The Fallen Angels were an American psychedelic rock band formed in Washington D.C., in 1966. Spearheaded by the group's lead vocalist and bassist, Jack Bryant, the band originally released two albums and several singles, which were marked by lyrical and instrumental experimentation. Despite never breaking through on a national scale, the Fallen Angels were popular in the American music underground, and their music has been revived over the years.

==History==

The band originated from a folk rock group known as the Disciples, which formed in 1965 when Wally Cook (rhythm guitar, harmonica), who previously worked in local band the Young Rabbits, came together with Jack Bryant (bass guitar, vocals) and Charlie Jones (lead guitar, vocals). Within a few months, the band became known as the Uncalled, followed by a name change to the Fallen Angels, and multiple personnel shifts that concluded with a solidified lineup consisting of Bryant, Cook, Howard Danchik (keyboards), Richard Kumer (drums) and Jack Lauritsen (rhythm guitar). The band quickly established themselves on the American music underground with their stage theatrics enriched by the group's political satire, and their ability to incorporate folk music, jazz, and psychedelia into their own cohesive sound. Much of the Fallen Angels' material was penned by Bryant with a close similarity to the Mothers of Invention.

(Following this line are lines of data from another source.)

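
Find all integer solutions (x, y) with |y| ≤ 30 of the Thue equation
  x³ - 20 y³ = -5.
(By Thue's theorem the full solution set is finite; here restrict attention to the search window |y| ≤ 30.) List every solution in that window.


The equation is x³ - 20y³ = -5. For fixed y, x³ = 20·y³ − 5, so a solution requires the RHS to be a perfect cube.
Strategy: iterate y from -30 to 30, compute RHS = 20·y³ − 5, and check whether it is a (positive or negative) perfect cube.
Check small values of y:
  y = 0: RHS = -5 is not a perfect cube.
  y = 1: RHS = 15 is not a perfect cube.
  y = -1: RHS = -25 is not a perfect cube.
  y = 2: RHS = 155 is not a perfect cube.
  y = -2: RHS = -165 is not a perfect cube.
  y = 3: RHS = 535 is not a perfect cube.
  y = -3: RHS = -545 is not a perfect cube.
Continuing the search up to |y| = 30 finds no solutions either.
No (x, y) in the scanned range satisfies the equation.

No integer solutions with |y| ≤ 30.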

In 1966, the band was signed to Laurie Records, releasing one single, "Everytime I Fall in Love", in the same year, and the follow-up, "Have You Ever Lost a Love?" in early 1967. After achieving a top ten radio hit with their debut single, the Fallen Angels signed a recording contract with Roulette Records to produce two albums. In late 1967, the band's first album The Fallen Angels was released, but failed to gain a nationwide response as a consequence of Roulette promoting the group as a mainstream pop act in an attempt to repeat the success of Tommy James and the Shondells, who were also signed to the record label at the time. Despite the commercial failure of the album, over time it has become recognized as a classic psychedelic piece. Conflicts with Roulette came to head when the Fallen Angels were scheduled to appear on Upbeat, a Cleveland-based adaptation of American Bandstand, to promote their next single "Hello Girl". The record label rearranged the song to be more commercially appealing without the band's consent, consequently leading the group to retaliate by ripping a doll's head off during filming. As a result, the performance was heavily edited for the broadcasting.

In 1968, Roulette Records all but abandoned their attempts to make the Fallen Angels a mainstream musical act, and allowed the group much more artistic freedom for their second album It's A Long Way Down. Although promotion by the record label was nearly non-existent, the album fulfilled the group's desire to exemplify their eclectic approach, and, like its predecessor, is considered a psychedelic masterpiece. However, it was a commercial failure and the band was soon dropped from the label, but continued to tour with new drummer John "Thumper" Molloy until disbanding in 1969. In 1974, former manager, Tom Traynor, released a single featuring material recorded by the Fallen Angels in 1969 on his independent record label Sun Dream. In 1994, Collectables Records released much of the group's material on the two compilation albums The Roulette Masters, Part 1 and The Roulette Masters, Part 2. The band's two albums were also remastered by the label in the following years.

In 1997, Bryant reformed the Fallen Angels and they recorded a third album Rain of Fire, which contained new material together with new recordings of previously released compositions. The refashioned lineup continued to perform on the east coast until 2009.